On the long side, if you bought in at this same point and your trailing stock goes up, it’s easy to get 500% to 1000% possible. Because this is possible, you give a lot of room to move in a trend because you want to get those big wins. Whereas, if you give a lot of room to move on the downside and have a 30% trailing stop, it would certainly make sense in a system. If you get down to 80% in the money, and then it has to turn around and go up 30% before it hits your stop-loss, you don’t end up with that much profit. On the long side, if it goes up to 500% and drops 30% to hit your trailing stop, you are still up with a bucket load of profit.
If you think about short systems versus long systems, the asymmetry of what’s possible means most of the time, and you can’t just flip a system on its head. The longer the term a system is, the harder it is to flip it on its head. The shorter-term a system is, the easier it is to flip it and make money. So even if you’ve got a system that enters and exits in a day, it doesn’t mean that you’re going to be able to invert it, and it will be profitable. It may not because the markets fundamentally go up.
The difference is when a short system makes money; it tends to make it very quickly. Many people will think that you can make more money on the short side than you can alongside. That’s true on a per unit of time basis because market collapses happen very quick. Bear markets are short and sharp. Bull markets are long and protracted with intermediate bear markets. Because of the asymmetry of the way it moves, it’s much harder to develop a short system than a long one. And the odds, they’re in favour of the long systems compared to that. Use the bear market time to go on a holiday, recalibrate or regroup.
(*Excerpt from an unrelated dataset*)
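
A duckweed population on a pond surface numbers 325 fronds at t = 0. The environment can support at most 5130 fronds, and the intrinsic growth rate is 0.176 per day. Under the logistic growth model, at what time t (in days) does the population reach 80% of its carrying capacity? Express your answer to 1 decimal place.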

You can trade short, but not every system inverted will be profitable. If you’re thinking about return per unit of mental energy expanded, it’s easier to be an alongside trader and have a holiday in a bear market. Just like the dead cat bounce and margin calls, you get smashed.
Like they happen with great intensity, very quickly. And in fact, some of the biggest up days in the market occur during a bear market. It doesn’t make them good to trade because as soon as the rally’s done, it collapses back down.
If you can develop a bear market system, shorting breakouts of the downside is not profitable because you constantly get whacked by the balance. Shorting rallies in a bear market usually ends up being an easier way to go. However, trouble is at the end of the bear market; if you keep shorting all the rallies down, you get eventually whacked by a bull market.
It’s not my favourite thing in the world, but it’s helpful to have short systems that do make money – they’re just going to be different, and you want to get out quickly. Just like in a short system like slippery dip, it’s got a profit target. The reason it’s got a profit target is that it’s only a 30% odd profit target. When you’ve got some profit, you want to take it because there’s going to be a rally at some point.
If you don’t protect your profit, you’ll get whacked by the rally. Even if you’ve made 30% when there’s no rally and it keeps going down, there’s not that much money left to make. In conclusion, don’t be greedy; be quick.